I just don't know what to do next.
Ultimately if we solved the issues around our relationship such as me starting to earn money after qualifying, spending more time with each other, solving my wife's self issues, and my confidence issues, then we would be fine, but can that all be solved?
When I qualify sure I will have money, but I'll have even less time to spend with each other. I don't feel my confidence can grown until my wife starts to show me more intimacy and she won't show me more intimacy until her issues are solved which I don't know whether is possible because I just think that's who she is. Her parents never show any love at all, they have just existed with each other for the past 35 years of marriage, and I think she thinks that's normal.
I just don't know what to do. I can see myself trapped in this unhappiness for the rest of my life because I never sort anything out. I don't know how to improve it, if it can be improved, or do I just need to admit defeat and be happy with the time we have had but understand that it would be better for us both to move on?
I wish there was some sort of manual for this...
Not sure if anyone will have read this mass, but if you have well done for surviving it and I hope the matchsticks aren't hurting your eyes too much.
Tom


Comments
hey, it sounds as if you and your wife have had a rough time, and i seriously respect you for getting this far. it seems as though you need to sit down and talk to her, i know it may hurt her but it needs to be done for your own happiness and eventually hers as well, if you talk and sort through her issues and your own then it could be possible to solve them, all you need is to support each other, communicate and stay strong. you can do it. from what i read above you are a strong young man. im sure everything will turn out ok but the first step is being strong enough to take a leap of faith and trust in the love you felt when you first met her. if you do that then the hardest part is over because you'll be on the way.

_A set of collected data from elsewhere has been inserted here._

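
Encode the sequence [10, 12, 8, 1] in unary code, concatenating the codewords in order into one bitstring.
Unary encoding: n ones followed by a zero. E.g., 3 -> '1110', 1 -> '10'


Encode each number as n ones followed by a terminating 0:
  10 -> 11111111110 (11 bits)
  12 -> 1111111111110 (13 bits)
  8 -> 111111110 (9 bits)
  1 -> 10 (2 bits)
Total length = 11 + 13 + 9 + 2 = 35 bits.

Unary([10, 12, 8, 1]) = 11111111110111111111111011111111010 (35 bits)


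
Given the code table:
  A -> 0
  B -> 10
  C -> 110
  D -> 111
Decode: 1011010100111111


Decoding:
10 -> B
110 -> C
10 -> B
10 -> B
0 -> A
111 -> D
111 -> D


Result: BCBBADD


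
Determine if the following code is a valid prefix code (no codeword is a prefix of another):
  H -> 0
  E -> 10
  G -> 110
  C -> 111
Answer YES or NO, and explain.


Checking each pair (does one codeword prefix another?):
  H='0' vs E='10': no prefix
  H='0' vs G='110': no prefix
  H='0' vs C='111': no prefix
  E='10' vs H='0': no prefix
  E='10' vs G='110': no prefix
  E='10' vs C='111': no prefix
  G='110' vs H='0': no prefix
  G='110' vs E='10': no prefix
  G='110' vs C='111': no prefix
  C='111' vs H='0': no prefix
  C='111' vs E='10': no prefix
  C='111' vs G='110': no prefix
No violation found over all pairs.

YES -- this is a valid prefix code. No codeword is a prefix of any other codeword.


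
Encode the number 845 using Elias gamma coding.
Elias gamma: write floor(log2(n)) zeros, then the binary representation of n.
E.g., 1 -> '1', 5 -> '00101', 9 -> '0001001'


num_bits = floor(log2(845)) + 1 = 10
leading_zeros = num_bits - 1 = 9
binary(845) = 1101001101

Elias gamma(845) = '000000000' + '1101001101' = 0000000001101001101 (19 bits)


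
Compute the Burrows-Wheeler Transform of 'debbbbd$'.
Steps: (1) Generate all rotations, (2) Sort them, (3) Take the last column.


Rotations (sorted):
  0: $debbbbd -> last char: d
  1: bbbbd$de -> last char: e
  2: bbbd$deb -> last char: b
  3: bbd$debb -> last char: b
  4: bd$debbb -> last char: b
  5: d$debbbb -> last char: b
  6: debbbbd$ -> last char: $
  7: ebbbbd$d -> last char: d


BWT = debbbb$d


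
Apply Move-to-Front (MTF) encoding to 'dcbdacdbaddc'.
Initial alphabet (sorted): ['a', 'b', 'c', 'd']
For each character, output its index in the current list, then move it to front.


MTF encoding:
'd': index 3 in ['a', 'b', 'c', 'd'] -> ['d', 'a', 'b', 'c']
'c': index 3 in ['d', 'a', 'b', 'c'] -> ['c', 'd', 'a', 'b']
'b': index 3 in ['c', 'd', 'a', 'b'] -> ['b', 'c', 'd', 'a']
'd': index 2 in ['b', 'c', 'd', 'a'] -> ['d', 'b', 'c', 'a']
'a': index 3 in ['d', 'b', 'c', 'a'] -> ['a', 'd', 'b', 'c']
'c': index 3 in ['a', 'd', 'b', 'c'] -> ['c', 'a', 'd', 'b']
'd': index 2 in ['c', 'a', 'd', 'b'] -> ['d', 'c', 'a', 'b']
'b': index 3 in ['d', 'c', 'a', 'b'] -> ['b', 'd', 'c', 'a']
'a': index 3 in ['b', 'd', 'c', 'a'] -> ['a', 'b', 'd', 'c']
'd': index 2 in ['a', 'b', 'd', 'c'] -> ['d', 'a', 'b', 'c']
'd': index 0 in ['d', 'a', 'b', 'c'] -> ['d', 'a', 'b', 'c']
'c': index 3 in ['d', 'a', 'b', 'c'] -> ['c', 'd', 'a', 'b']


Output: [3, 3, 3, 2, 3, 3, 2, 3, 3, 2, 0, 3]


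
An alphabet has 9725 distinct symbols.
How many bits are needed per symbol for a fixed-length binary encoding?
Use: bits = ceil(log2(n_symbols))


log2(9725) = 13.2475
Bracket: 2^13 = 8192 < 9725 <= 2^14 = 16384
So ceil(log2(9725)) = 14

bits = ceil(log2(9725)) = ceil(13.2475) = 14 bits


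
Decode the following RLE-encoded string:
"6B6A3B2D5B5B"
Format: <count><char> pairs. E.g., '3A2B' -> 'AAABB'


Expanding each <count><char> pair:
  6B -> 'BBBBBB'
  6A -> 'AAAAAA'
  3B -> 'BBB'
  2D -> 'DD'
  5B -> 'BBBBB'
  5B -> 'BBBBB'

Decoded = BBBBBBAAAAAABBBDDBBBBBBBBBB


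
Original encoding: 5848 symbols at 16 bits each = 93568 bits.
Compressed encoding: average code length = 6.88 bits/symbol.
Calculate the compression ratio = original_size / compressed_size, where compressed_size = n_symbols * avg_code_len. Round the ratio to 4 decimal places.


original_size = n_symbols * orig_bits = 5848 * 16 = 93568 bits
compressed_size = n_symbols * avg_code_len = 5848 * 6.88 = 40234.24 bits
ratio = original_size / compressed_size = 93568 / 40234.24 = 2.3256

Compression ratio = 2.3256


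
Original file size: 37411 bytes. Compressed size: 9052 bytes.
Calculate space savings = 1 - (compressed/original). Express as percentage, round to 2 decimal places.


ratio = compressed/original = 9052/37411 = 0.241961
savings = 1 - ratio = 1 - 0.241961 = 0.758039
as a percentage: 0.758039 * 100 = 75.8%

Space savings = 1 - 9052/37411 = 75.8%


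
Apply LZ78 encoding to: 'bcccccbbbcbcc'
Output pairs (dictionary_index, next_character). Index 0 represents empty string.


LZ78 encoding steps:
Dictionary: {0: ''}
Step 1: w='' (idx 0), next='b' -> output (0, 'b'), add 'b' as idx 1
Step 2: w='' (idx 0), next='c' -> output (0, 'c'), add 'c' as idx 2
Step 3: w='c' (idx 2), next='c' -> output (2, 'c'), add 'cc' as idx 3
Step 4: w='cc' (idx 3), next='b' -> output (3, 'b'), add 'ccb' as idx 4
Step 5: w='b' (idx 1), next='b' -> output (1, 'b'), add 'bb' as idx 5
Step 6: w='c' (idx 2), next='b' -> output (2, 'b'), add 'cb' as idx 6
Step 7: w='cc' (idx 3), end of input -> output (3, '')


Encoded: [(0, 'b'), (0, 'c'), (2, 'c'), (3, 'b'), (1, 'b'), (2, 'b'), (3, '')]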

i hope this helps and im sorry if it doesnt. you seem like a lovely guy and i wish you and your wife all the best x
Hey, I'd have to agree with Eliana, you need to have a sit down and talk through things properly. I think my ex was very similar to our wife in the way she would immediately jump to conclusions like 'you know where the door is' and she also wasn't willing to talk about a lot of our issues because it made her uncomfortable. Ultimately though, if you can't talk things through completely and rationally, then you're never going to make any progress. You need to make her know that you're not completely happy with the way things are, and if you can't resolve them then no matter how much you do feel for her and have done in the past, you just can't go on like this anymore. I completely understand that you don't want to hurt her, but at the end of the day, it's your life, you get one shot at it, and if it's not working and she shows no signs in wanting to correct the problems you guys have with you, then maybe it's time to move on. Having children is definitely not the answer, as soon as you bring a baby into the equation, it's not just you who your decisions affect but also your child and I'm by no means an expert, but I can't imagine that kind of pressure is good for the situation you described above.

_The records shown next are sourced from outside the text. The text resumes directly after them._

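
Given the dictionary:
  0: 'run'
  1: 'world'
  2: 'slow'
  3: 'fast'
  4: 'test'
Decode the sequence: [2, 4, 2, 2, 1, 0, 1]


Look up each index in the dictionary:
  2 -> 'slow'
  4 -> 'test'
  2 -> 'slow'
  2 -> 'slow'
  1 -> 'world'
  0 -> 'run'
  1 -> 'world'

Decoded: "slow test slow slow world run world"


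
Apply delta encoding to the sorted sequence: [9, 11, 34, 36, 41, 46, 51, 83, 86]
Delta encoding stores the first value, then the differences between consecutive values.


First value: 9
Deltas:
  11 - 9 = 2
  34 - 11 = 23
  36 - 34 = 2
  41 - 36 = 5
  46 - 41 = 5
  51 - 46 = 5
  83 - 51 = 32
  86 - 83 = 3


Delta encoded: [9, 2, 23, 2, 5, 5, 5, 32, 3]


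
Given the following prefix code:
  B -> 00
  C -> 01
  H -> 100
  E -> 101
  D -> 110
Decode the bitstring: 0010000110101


Decoding step by step:
Bits 00 -> B
Bits 100 -> H
Bits 00 -> B
Bits 110 -> D
Bits 101 -> E


Decoded message: BHBDE


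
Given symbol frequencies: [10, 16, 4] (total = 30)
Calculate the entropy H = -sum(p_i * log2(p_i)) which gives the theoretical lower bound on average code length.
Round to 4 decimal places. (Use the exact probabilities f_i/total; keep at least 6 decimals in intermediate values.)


Per-symbol terms -p_i * log2(p_i) with p_i = f_i/30:
  p = 10/30 = 0.333333: log2(p) = -1.584963, -p*log2(p) = 0.528321
  p = 16/30 = 0.533333: log2(p) = -0.906891, -p*log2(p) = 0.483675
  p = 4/30 = 0.133333: log2(p) = -2.906891, -p*log2(p) = 0.387585
H = 0.528321 + 0.483675 + 0.387585 = 1.399581

H = 1.3996 bits/symbol


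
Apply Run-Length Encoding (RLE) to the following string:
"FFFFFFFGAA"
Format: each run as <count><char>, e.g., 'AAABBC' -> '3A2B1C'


Scanning runs left to right:
  i=0: run of 'F' x 7 -> '7F'
  i=7: run of 'G' x 1 -> '1G'
  i=8: run of 'A' x 2 -> '2A'

RLE = 7F1G2A


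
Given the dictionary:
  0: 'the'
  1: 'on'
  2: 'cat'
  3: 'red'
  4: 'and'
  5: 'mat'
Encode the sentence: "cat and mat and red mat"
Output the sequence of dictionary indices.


Look up each word in the dictionary:
  'cat' -> 2
  'and' -> 4
  'mat' -> 5
  'and' -> 4
  'red' -> 3
  'mat' -> 5

Encoded: [2, 4, 5, 4, 3, 5]


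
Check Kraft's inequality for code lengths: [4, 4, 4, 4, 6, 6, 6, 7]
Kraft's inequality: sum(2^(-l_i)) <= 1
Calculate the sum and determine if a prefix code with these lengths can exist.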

That's my 2 cents, I don't know how helpful or unhelpful it is! If it means anything though, I just want to say I respect you big time for not wanting to cheat on her, I know from first hand just how frustrating it can be to have the situation you described in your sex life . But yeah, good luck pal, and remember to put yourself first, if things aren't going well between you two no matter how hard you try to make it work, then maybe there's someone out there better suited to you, someone who you'd be happier with. It might hurt, but there's also probably someone more suited to her too.